Quão estranho é estar no meio de uma multidão e sentir-se singular, ouvir os seus murmúrios, a intensidade da suas vozes, o som das suas gargalhadas, os risos escondidos e mesmo assim parecer que entrei numa sala vazia com a televisão ligada. Sons de fundo, não me dizem nada e talvez não devesse ser assim.
Sento-me com as crianças, brinco e magoo-me, rio, despenteiam-me, sinto-me melhor com elas e talvez não devesse ser assim.
Sou um adulto, responsável por vezes demasiado independente, difícil de pedir ajuda a alguém, cruel e fria muitas vezes, mais do que as que queria, que não espera nada do mundo excepto o que conquista, que não confia, que segura um velho e uma criança pela mão e os ajuda os dois a travessar a estrada. Sei que gostam de me ver nesta posição, transmito-lhes força. Também gosto por vezes mas nem sempre e talvez não devesse ser assim.

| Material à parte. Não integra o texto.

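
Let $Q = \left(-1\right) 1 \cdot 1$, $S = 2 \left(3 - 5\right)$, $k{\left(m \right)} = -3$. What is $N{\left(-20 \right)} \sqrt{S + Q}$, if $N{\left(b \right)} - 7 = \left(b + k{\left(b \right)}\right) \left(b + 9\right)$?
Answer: $260 i \sqrt{5} \approx 581.38 i$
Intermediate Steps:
$N{\left(b \right)} = 7 + \left(-3 + b\right) \left(9 + b\right)$ ($N{\left(b \right)} = 7 + \left(b - 3\right) \left(b + 9\right) = 7 + \left(-3 + b\right) \left(9 + b\right)$)
$S = -4$ ($S = 2 \left(-2\right) = -4$)
$Q = -1$ ($Q = \left(-1\right) 1 = -1$)
$N{\left(-20 \right)} \sqrt{S + Q} = \left(-20 + \left(-20\right)^{2} + 6 \left(-20\right)\right) \sqrt{-4 - 1} = \left(-20 + 400 - 120\right) \sqrt{-5} = 260 i \sqrt{5}$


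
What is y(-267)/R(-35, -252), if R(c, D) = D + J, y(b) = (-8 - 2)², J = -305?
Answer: -100/557 ≈ -0.17953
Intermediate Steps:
y(b) = 100 (y(b) = (-10)² = 100)
R(c, D) = -305 + D (R(c, D) = D - 305 = -305 + D)
y(-267)/R(-35, -252) = 100/(-305 - 252) = 100/(-557) = 100*(-1/557) = -100/557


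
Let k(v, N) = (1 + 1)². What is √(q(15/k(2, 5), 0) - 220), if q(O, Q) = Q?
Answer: 2*I*√55 ≈ 14.832*I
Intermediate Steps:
k(v, N) = 4 (k(v, N) = 2² = 4)
√(q(15/k(2, 5), 0) - 220) = √(0 - 220) = √(-220) = 2*I*√55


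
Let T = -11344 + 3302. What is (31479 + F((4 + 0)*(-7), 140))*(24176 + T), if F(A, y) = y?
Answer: 510140946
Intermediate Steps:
T = -8042
(31479 + F((4 + 0)*(-7), 140))*(24176 + T) = (31479 + 140)*(24176 - 8042) = 31619*16134 = 510140946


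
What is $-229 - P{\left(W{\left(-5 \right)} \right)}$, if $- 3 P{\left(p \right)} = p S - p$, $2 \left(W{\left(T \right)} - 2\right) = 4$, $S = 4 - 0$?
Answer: $-225$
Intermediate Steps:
$S = 4$ ($S = 4 + 0 = 4$)
$W{\left(T \right)} = 4$ ($W{\left(T \right)} = 2 + \frac{1}{2} \cdot 4 = 2 + 2 = 4$)
$P{\left(p \right)} = - p$ ($P{\left(p \right)} = - \frac{p 4 - p}{3} = - \frac{4 p - p}{3} = - \frac{3 p}{3} = - p$)
$-229 - P{\left(W{\left(-5 \right)} \right)} = -229 - \left(-1\right) 4 = -229 - -4 = -229 + 4 = -225$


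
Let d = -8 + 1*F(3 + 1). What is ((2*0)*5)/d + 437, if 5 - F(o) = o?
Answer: 437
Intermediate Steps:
F(o) = 5 - o
d = -7 (d = -8 + 1*(5 - (3 + 1)) = -8 + 1*(5 - 1*4) = -8 + 1*(5 - 4) = -8 + 1*1 = -8 + 1 = -7)
((2*0)*5)/d + 437 = ((2*0)*5)/(-7) + 437 = (0*5)*(-⅐) + 437 = 0*(-⅐) + 437 = 0 + 437 = 437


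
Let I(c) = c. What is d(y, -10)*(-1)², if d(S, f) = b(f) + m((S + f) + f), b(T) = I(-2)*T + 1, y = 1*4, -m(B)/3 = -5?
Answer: 36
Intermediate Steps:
m(B) = 15 (m(B) = -3*(-5) = 15)
y = 4
b(T) = 1 - 2*T (b(T) = -2*T + 1 = 1 - 2*T)
d(S, f) = 16 - 2*f (d(S, f) = (1 - 2*f) + 15 = 16 - 2*f)
d(y, -10)*(-1)² = (16 - 2*(-10))*(-1)² = (16 + 20)*1 = 36*1 = 36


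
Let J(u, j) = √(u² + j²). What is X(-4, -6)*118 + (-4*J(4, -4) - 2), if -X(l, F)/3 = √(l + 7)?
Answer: -2 - 354*√3 - 16*√2 ≈ -637.77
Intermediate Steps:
X(l, F) = -3*√(7 + l) (X(l, F) = -3*√(l + 7) = -3*√(7 + l))
J(u, j) = √(j² + u²)
X(-4, -6)*118 + (-4*J(4, -4) - 2) = -3*√(7 - 4)*118 + (-4*√((-4)² + 4²) - 2) = -3*√3*118 + (-4*√(16 + 16) - 2) = -354*√3 + (-16*√2 - 2) = -354*√3 + (-2 - 16*√2) = -2 - 354*√3 - 16*√2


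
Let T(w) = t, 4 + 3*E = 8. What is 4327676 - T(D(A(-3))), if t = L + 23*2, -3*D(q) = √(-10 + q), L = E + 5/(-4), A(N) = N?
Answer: 51931559/12 ≈ 4.3276e+6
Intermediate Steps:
E = 4/3 (E = -4/3 + (⅓)*8 = -4/3 + 8/3 = 4/3 ≈ 1.3333)
L = 1/12 (L = 4/3 + 5/(-4) = 4/3 + 5*(-¼) = 4/3 - 5/4 = 1/12 ≈ 0.083333)
D(q) = -√(-10 + q)/3
t = 553/12 (t = 1/12 + 23*2 = 1/12 + 46 = 553/12 ≈ 46.083)
T(w) = 553/12
4327676 - T(D(A(-3))) = 4327676 - 1*553/12 = 4327676 - 553/12 = 51931559/12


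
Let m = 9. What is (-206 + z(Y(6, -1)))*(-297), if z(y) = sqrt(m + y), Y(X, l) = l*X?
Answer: 61182 - 297*sqrt(3) ≈ 60668.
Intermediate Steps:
Y(X, l) = X*l
z(y) = sqrt(9 + y)
(-206 + z(Y(6, -1)))*(-297) = (-206 + sqrt(9 + 6*(-1)))*(-297) = (-206 + sqrt(9 - 6))*(-297) = (-206 + sqrt(3))*(-297) = 61182 - 297*sqrt(3)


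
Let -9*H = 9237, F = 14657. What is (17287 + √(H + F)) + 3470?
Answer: 20757 + 2*√30669/3 ≈ 20874.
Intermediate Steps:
H = -3079/3 (H = -⅑*9237 = -3079/3 ≈ -1026.3)
(17287 + √(H + F)) + 3470 = (17287 + √(-3079/3 + 14657)) + 3470 = (17287 + √(40892/3)) + 3470 = (17287 + 2*√30669/3) + 3470 = 20757 + 2*√30669/3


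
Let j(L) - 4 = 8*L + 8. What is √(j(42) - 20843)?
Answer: I*√20495 ≈ 143.16*I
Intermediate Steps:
j(L) = 12 + 8*L (j(L) = 4 + (8*L + 8) = 4 + (8 + 8*L) = 12 + 8*L)
√(j(42) - 20843) = √((12 + 8*42) - 20843) = √((12 + 336) - 20843) = √(348 - 20843) = √(-20495) = I*√20495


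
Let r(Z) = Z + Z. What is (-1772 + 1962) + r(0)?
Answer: 190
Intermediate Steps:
r(Z) = 2*Z
(-1772 + 1962) + r(0) = (-1772 + 1962) + 2*0 = 190 + 0 = 190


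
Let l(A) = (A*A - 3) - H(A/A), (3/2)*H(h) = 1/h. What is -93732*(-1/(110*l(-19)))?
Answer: 70299/29480 ≈ 2.3846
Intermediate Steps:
H(h) = 2/(3*h)
l(A) = -11/3 + A² (l(A) = (A*A - 3) - 2/(3*(A/A)) = (A² - 3) - 2/(3*1) = (-3 + A²) - 2/3 = (-3 + A²) - 1*⅔ = (-3 + A²) - ⅔ = -11/3 + A²)
-93732*(-1/(110*l(-19))) = -93732*(-1/(110*(-11/3 + (-19)²))) = -93732*(-1/(110*(-11/3 + 361))) = -93732/((-110*1072/3)) = -93732/(-117920/3) = -93732*(-3/117920) = 70299/29480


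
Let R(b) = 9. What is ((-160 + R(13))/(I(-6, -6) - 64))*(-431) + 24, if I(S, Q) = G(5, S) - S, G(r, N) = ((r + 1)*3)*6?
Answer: 66281/50 ≈ 1325.6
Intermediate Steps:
G(r, N) = 18 + 18*r (G(r, N) = ((1 + r)*3)*6 = (3 + 3*r)*6 = 18 + 18*r)
I(S, Q) = 108 - S (I(S, Q) = (18 + 18*5) - S = (18 + 90) - S = 108 - S)
((-160 + R(13))/(I(-6, -6) - 64))*(-431) + 24 = ((-160 + 9)/((108 - 1*(-6)) - 64))*(-431) + 24 = -151/((108 + 6) - 64)*(-431) + 24 = -151/(114 - 64)*(-431) + 24 = -151/50*(-431) + 24 = 65081/50 + 24 = 66281/50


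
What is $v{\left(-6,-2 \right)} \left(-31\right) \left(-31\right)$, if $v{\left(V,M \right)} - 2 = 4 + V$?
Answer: $0$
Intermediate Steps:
$v{\left(V,M \right)} = 6 + V$ ($v{\left(V,M \right)} = 2 + \left(4 + V\right) = 6 + V$)
$v{\left(-6,-2 \right)} \left(-31\right) \left(-31\right) = \left(6 - 6\right) \left(-31\right) \left(-31\right) = 0 \left(-31\right) \left(-31\right) = 0 \left(-31\right) = 0$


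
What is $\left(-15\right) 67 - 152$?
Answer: $-1157$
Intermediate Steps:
$\left(-15\right) 67 - 152 = -1005 - 152 = -1157$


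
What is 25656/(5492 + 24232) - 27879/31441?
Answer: -1835425/77879357 ≈ -0.023568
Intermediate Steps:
25656/(5492 + 24232) - 27879/31441 = 25656/29724 - 27879*1/31441 = 25656*(1/29724) - 27879/31441 = 2138/2477 - 27879/31441 = -1835425/77879357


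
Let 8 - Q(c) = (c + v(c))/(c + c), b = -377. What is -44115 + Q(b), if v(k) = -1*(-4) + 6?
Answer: -33257045/754 ≈ -44108.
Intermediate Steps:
v(k) = 10 (v(k) = 4 + 6 = 10)
Q(c) = 8 - (10 + c)/(2*c) (Q(c) = 8 - (c + 10)/(c + c) = 8 - (10 + c)/(2*c))
-44115 + Q(b) = -44115 + (15/2 - 5/(-377)) = -44115 + (15/2 - 5*(-1/377)) = -44115 + (15/2 + 5/377) = -44115 + 5665/754 = -33257045/754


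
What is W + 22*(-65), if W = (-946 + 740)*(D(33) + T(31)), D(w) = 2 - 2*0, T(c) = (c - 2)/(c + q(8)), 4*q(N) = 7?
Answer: -265198/131 ≈ -2024.4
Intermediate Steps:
q(N) = 7/4 (q(N) = (¼)*7 = 7/4)
T(c) = (-2 + c)/(7/4 + c) (T(c) = (c - 2)/(c + 7/4) = (-2 + c)/(7/4 + c))
D(w) = 2 (D(w) = 2 + 0 = 2)
W = -77868/131 (W = (-946 + 740)*(2 + 4*(-2 + 31)/(7 + 4*31)) = -206*(2 + 4*29/(7 + 124)) = -206*(2 + 4*29/131) = -206*(2 + 4*(1/131)*29) = -206*(2 + 116/131) = -206*378/131 = -77868/131 ≈ -594.41)
W + 22*(-65) = -77868/131 + 22*(-65) = -77868/131 - 1430 = -265198/131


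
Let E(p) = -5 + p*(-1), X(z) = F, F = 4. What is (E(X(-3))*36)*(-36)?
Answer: 11664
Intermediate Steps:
X(z) = 4
E(p) = -5 - p
(E(X(-3))*36)*(-36) = ((-5 - 1*4)*36)*(-36) = ((-5 - 4)*36)*(-36) = -9*36*(-36) = -324*(-36) = 11664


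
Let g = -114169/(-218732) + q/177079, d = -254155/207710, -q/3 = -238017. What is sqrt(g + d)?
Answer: sqrt(538957259245084961030104649973)/402259949575694 ≈ 1.8250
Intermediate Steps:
q = 714051 (q = -3*(-238017) = 714051)
d = -50831/41542 (d = -254155*1/207710 = -50831/41542 ≈ -1.2236)
g = 176402735683/38732843828 (g = -114169/(-218732) + 714051/177079 = -114169*(-1/218732) + 714051*(1/177079) = 114169/218732 + 714051/177079 = 176402735683/38732843828 ≈ 4.5543)
sqrt(g + d) = sqrt(176402735683/38732843828 - 50831/41542) = sqrt(2679646630561059/804519899151388) = sqrt(538957259245084961030104649973)/402259949575694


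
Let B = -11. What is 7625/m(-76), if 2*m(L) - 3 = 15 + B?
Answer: 15250/7 ≈ 2178.6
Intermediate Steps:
m(L) = 7/2 (m(L) = 3/2 + (15 - 11)/2 = 3/2 + (1/2)*4 = 3/2 + 2 = 7/2)
7625/m(-76) = 7625/(7/2) = 7625*(2/7) = 15250/7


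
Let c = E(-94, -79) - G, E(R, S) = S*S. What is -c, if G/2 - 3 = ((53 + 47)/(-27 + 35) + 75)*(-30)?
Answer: -11485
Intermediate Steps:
E(R, S) = S²
G = -5244 (G = 6 + 2*(((53 + 47)/(-27 + 35) + 75)*(-30)) = 6 + 2*((100/8 + 75)*(-30)) = 6 + 2*((100*(⅛) + 75)*(-30)) = 6 + 2*((25/2 + 75)*(-30)) = 6 + 2*((175/2)*(-30)) = 6 + 2*(-2625) = 6 - 5250 = -5244)
c = 11485 (c = (-79)² - 1*(-5244) = 6241 + 5244 = 11485)
-c = -1*11485 = -11485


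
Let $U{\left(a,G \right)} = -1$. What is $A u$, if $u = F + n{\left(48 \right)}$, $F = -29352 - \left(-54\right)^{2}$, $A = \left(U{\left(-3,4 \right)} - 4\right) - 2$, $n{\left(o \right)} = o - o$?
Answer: $225876$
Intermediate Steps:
$n{\left(o \right)} = 0$
$A = -7$ ($A = \left(-1 - 4\right) - 2 = -5 - 2 = -7$)
$F = -32268$ ($F = -29352 - 2916 = -32268$)
$u = -32268$ ($u = -32268 + 0 = -32268$)
$A u = \left(-7\right) \left(-32268\right) = 225876$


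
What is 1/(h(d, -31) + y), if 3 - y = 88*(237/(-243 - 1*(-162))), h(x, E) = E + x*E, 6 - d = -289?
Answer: -27/240719 ≈ -0.00011216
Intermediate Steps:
d = 295 (d = 6 - 1*(-289) = 6 + 289 = 295)
h(x, E) = E + E*x
y = 7033/27 (y = 3 - 88*237/(-243 - 1*(-162)) = 3 - 88*237/(-243 + 162) = 3 - 88*237/(-81) = 3 - 88*237*(-1/81) = 3 - 88*(-79)/27 = 3 - 1*(-6952/27) = 3 + 6952/27 = 7033/27 ≈ 260.48)
1/(h(d, -31) + y) = 1/(-31*(1 + 295) + 7033/27) = 1/(-31*296 + 7033/27) = 1/(-9176 + 7033/27) = 1/(-240719/27) = -27/240719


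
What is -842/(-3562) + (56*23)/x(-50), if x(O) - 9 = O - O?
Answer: 2297717/16029 ≈ 143.35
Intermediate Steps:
x(O) = 9 (x(O) = 9 + (O - O) = 9 + 0 = 9)
-842/(-3562) + (56*23)/x(-50) = -842/(-3562) + (56*23)/9 = -842*(-1/3562) + 1288*(⅑) = 421/1781 + 1288/9 = 2297717/16029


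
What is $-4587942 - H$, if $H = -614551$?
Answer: $-3973391$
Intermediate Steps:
$-4587942 - H = -4587942 - -614551 = -4587942 + 614551 = -3973391$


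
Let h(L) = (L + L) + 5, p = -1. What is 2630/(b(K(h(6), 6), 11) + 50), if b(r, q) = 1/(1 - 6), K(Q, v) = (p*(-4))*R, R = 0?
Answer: 13150/249 ≈ 52.811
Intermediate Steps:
h(L) = 5 + 2*L (h(L) = 2*L + 5 = 5 + 2*L)
K(Q, v) = 0 (K(Q, v) = -1*(-4)*0 = 4*0 = 0)
b(r, q) = -⅕ (b(r, q) = 1/(-5) = -⅕)
2630/(b(K(h(6), 6), 11) + 50) = 2630/(-⅕ + 50) = 2630/(249/5) = (5/249)*2630 = 13150/249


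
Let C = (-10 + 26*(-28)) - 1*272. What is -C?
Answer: 1010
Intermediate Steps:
C = -1010 (C = (-10 - 728) - 272 = -738 - 272 = -1010)
-C = -1*(-1010) = 1010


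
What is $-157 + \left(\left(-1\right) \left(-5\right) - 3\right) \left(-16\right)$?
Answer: $-189$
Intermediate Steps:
$-157 + \left(\left(-1\right) \left(-5\right) - 3\right) \left(-16\right) = -157 + \left(5 - 3\right) \left(-16\right) = -157 + 2 \left(-16\right) = -157 - 32 = -189$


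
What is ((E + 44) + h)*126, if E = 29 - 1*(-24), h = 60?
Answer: 19782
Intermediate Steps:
E = 53 (E = 29 + 24 = 53)
((E + 44) + h)*126 = ((53 + 44) + 60)*126 = (97 + 60)*126 = 157*126 = 19782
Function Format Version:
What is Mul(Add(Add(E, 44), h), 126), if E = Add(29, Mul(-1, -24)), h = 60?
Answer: 19782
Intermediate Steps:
E = 53 (E = Add(29, 24) = 53)
Mul(Add(Add(E, 44), h), 126) = Mul(Add(Add(53, 44), 60), 126) = Mul(Add(97, 60), 126) = Mul(157, 126) = 19782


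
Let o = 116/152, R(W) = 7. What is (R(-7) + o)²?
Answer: 87025/1444 ≈ 60.267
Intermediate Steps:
o = 29/38 (o = 116*(1/152) = 29/38 ≈ 0.76316)
(R(-7) + o)² = (7 + 29/38)² = (295/38)² = 87025/1444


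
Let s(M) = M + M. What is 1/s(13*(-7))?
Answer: -1/182 ≈ -0.0054945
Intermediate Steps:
s(M) = 2*M
1/s(13*(-7)) = 1/(2*(13*(-7))) = 1/(2*(-91)) = 1/(-182) = -1/182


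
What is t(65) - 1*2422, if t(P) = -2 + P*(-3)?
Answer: -2619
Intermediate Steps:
t(P) = -2 - 3*P
t(65) - 1*2422 = (-2 - 3*65) - 1*2422 = (-2 - 195) - 2422 = -197 - 2422 = -2619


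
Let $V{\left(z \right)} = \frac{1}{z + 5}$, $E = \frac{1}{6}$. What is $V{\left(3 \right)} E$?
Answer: $\frac{1}{48} \approx 0.020833$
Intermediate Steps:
$E = \frac{1}{6} \approx 0.16667$
$V{\left(z \right)} = \frac{1}{5 + z}$
$V{\left(3 \right)} E = \frac{1}{5 + 3} \cdot \frac{1}{6} = \frac{1}{8} \cdot \frac{1}{6} = \frac{1}{48}$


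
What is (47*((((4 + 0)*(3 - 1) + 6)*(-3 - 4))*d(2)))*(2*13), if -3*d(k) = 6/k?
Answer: 119756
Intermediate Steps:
d(k) = -2/k
(47*((((4 + 0)*(3 - 1) + 6)*(-3 - 4))*d(2)))*(2*13) = (47*((((4 + 0)*(3 - 1) + 6)*(-3 - 4))*(-2/2)))*(2*13) = (47*(((4*2 + 6)*(-7))*(-2*½)))*26 = (47*(((8 + 6)*(-7))*(-1)))*26 = (47*((14*(-7))*(-1)))*26 = (47*(-98*(-1)))*26 = (47*98)*26 = 4606*26 = 119756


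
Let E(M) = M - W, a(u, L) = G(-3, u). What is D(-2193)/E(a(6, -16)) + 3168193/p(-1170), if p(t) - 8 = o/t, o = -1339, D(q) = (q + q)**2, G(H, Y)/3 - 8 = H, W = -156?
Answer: 7176726442/15637 ≈ 4.5896e+5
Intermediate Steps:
G(H, Y) = 24 + 3*H
D(q) = 4*q**2 (D(q) = (2*q)**2 = 4*q**2)
a(u, L) = 15 (a(u, L) = 24 + 3*(-3) = 24 - 9 = 15)
E(M) = 156 + M (E(M) = M - 1*(-156) = M + 156 = 156 + M)
p(t) = 8 - 1339/t
D(-2193)/E(a(6, -16)) + 3168193/p(-1170) = (4*(-2193)**2)/(156 + 15) + 3168193/(8 - 1339/(-1170)) = (4*4809249)/171 + 3168193/(8 - 1339*(-1/1170)) = 19236996*(1/171) + 3168193/(8 + 103/90) = 2137444/19 + 3168193/(823/90) = 2137444/19 + 3168193*(90/823) = 2137444/19 + 285137370/823 = 7176726442/15637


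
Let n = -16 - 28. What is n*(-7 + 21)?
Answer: -616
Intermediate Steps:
n = -44
n*(-7 + 21) = -44*(-7 + 21) = -44*14 = -616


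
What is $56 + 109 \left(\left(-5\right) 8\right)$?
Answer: $-4304$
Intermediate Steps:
$56 + 109 \left(\left(-5\right) 8\right) = 56 + 109 \left(-40\right) = 56 - 4360 = -4304$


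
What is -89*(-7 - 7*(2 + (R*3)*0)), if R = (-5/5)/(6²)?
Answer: 1869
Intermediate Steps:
R = -1/36 (R = -5*⅕/36 = -1*1/36 = -1/36 ≈ -0.027778)
-89*(-7 - 7*(2 + (R*3)*0)) = -89*(-7 - 7*(2 - 1/36*3*0)) = -89*(-7 - 7*(2 - 1/12*0)) = -89*(-7 - 7*(2 + 0)) = -89*(-7 - 7*2) = -89*(-7 - 14) = -89*(-21) = 1869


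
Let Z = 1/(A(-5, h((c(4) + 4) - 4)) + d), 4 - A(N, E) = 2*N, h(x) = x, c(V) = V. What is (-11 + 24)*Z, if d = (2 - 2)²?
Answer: 13/14 ≈ 0.92857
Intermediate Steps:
d = 0 (d = 0² = 0)
A(N, E) = 4 - 2*N
Z = 1/14 (Z = 1/((4 - 2*(-5)) + 0) = 1/((4 + 10) + 0) = 1/(14 + 0) = 1/14 ≈ 0.071429)
(-11 + 24)*Z = (-11 + 24)*(1/14) = 13*(1/14) = 13/14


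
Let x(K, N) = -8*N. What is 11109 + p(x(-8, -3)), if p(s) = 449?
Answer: 11558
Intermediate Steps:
11109 + p(x(-8, -3)) = 11109 + 449 = 11558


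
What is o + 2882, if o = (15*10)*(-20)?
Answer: -118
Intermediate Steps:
o = -3000 (o = 150*(-20) = -3000)
o + 2882 = -3000 + 2882 = -118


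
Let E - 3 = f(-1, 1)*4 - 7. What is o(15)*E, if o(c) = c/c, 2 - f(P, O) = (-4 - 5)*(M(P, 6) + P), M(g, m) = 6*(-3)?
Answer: -680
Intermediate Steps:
M(g, m) = -18
f(P, O) = -160 + 9*P (f(P, O) = 2 - (-4 - 5)*(-18 + P) = 2 - (-9)*(-18 + P) = 2 - (162 - 9*P) = 2 + (-162 + 9*P) = -160 + 9*P)
o(c) = 1
E = -680 (E = 3 + ((-160 + 9*(-1))*4 - 7) = 3 + ((-160 - 9)*4 - 7) = 3 + (-169*4 - 7) = 3 + (-676 - 7) = 3 - 683 = -680)
o(15)*E = 1*(-680) = -680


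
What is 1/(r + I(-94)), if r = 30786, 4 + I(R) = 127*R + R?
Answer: 1/18750 ≈ 5.3333e-5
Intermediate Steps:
I(R) = -4 + 128*R (I(R) = -4 + (127*R + R) = -4 + 128*R)
1/(r + I(-94)) = 1/(30786 + (-4 + 128*(-94))) = 1/(30786 + (-4 - 12032)) = 1/(30786 - 12036) = 1/18750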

Sentirmo-nos sós entre os mais, por vezes entre tanta gente!... Oh!... Os sons de fundo podem confundir-nos, mas não os devemos valorizar demasiado. Dissolvem-se... Aliás durante a vida ouvimos sempre ruídos de fundo. São os que estão em desacordo connosco, são igualmente os que nos aprovam, mas sentem vergonha de se exporem perante uma assembleia por nós. É belo sermos simples, crentes e ingénuos como a maioria das crianças, e estar à altura delas, e não exigirmos que elas se coloquem à nossa altura... Cruel e fria, Emília?!... Não! Talvez esquiva, amedrontada, receosa (seme permite...)... Quem escreve de si o que escreve não pode ser cruel. A frieza nas relações é timidez. Repare que só podemos dar muito amor aos outros, se recebemos igual quantidade e qualidade de amor na infância, se nos deram muito colo, e nos mostraram o lado doce da vida, a beleza da simplicidade, do convívio, da tolerância. Tudo o que nos conquista, é nossa conquista também. A independência, minha amiga, conquista-se. E procura-se na bondade, no saber olhar o outro da forma que ele mais precisa. Os mais precisam de nós. Nós precisamos deles. Creio. Não é o génio, nem o amor, nem a glória que medem a elevação de uma alma, é a Bondade! O tempo de vida que nos resta é pouco para transmitirmos bondade, entreajuda, condescendência. Amemos tudo quanto possamos fazer pelos outros, e mamemo-los!... Emília!... Isto não é "sermão", nem qualquer lição de "mestres", mas simplesmente um programa de vida, um programa para uma vida inteira. Faço-me compreender?... Grato pelo seu desabafo sincero, espelho do quanto sente, que sei que sente muito, muito mais do que aparenta... Olhe, Emília, as crianças, como se fosse igualmente uma criança!... Que belo!... Veja, considere o que lhe digo, ainda!... Eu desejava ser sempre criança nas horas que mais me apetecia sê-lo, confesso-lhe...E são muitas essas ocasiões. Não tenho pejo de lhe dizer. Sim! Diga não ao "talvez não". Com consideração.
ResponderEliminarNa 13ª linha, uma gralha: "amemo-los", e não, "mamemo-los". Seria para ter graça, todavia, não passa de gralha na própria pressa com que escrevo. Perdoa-me, certamente!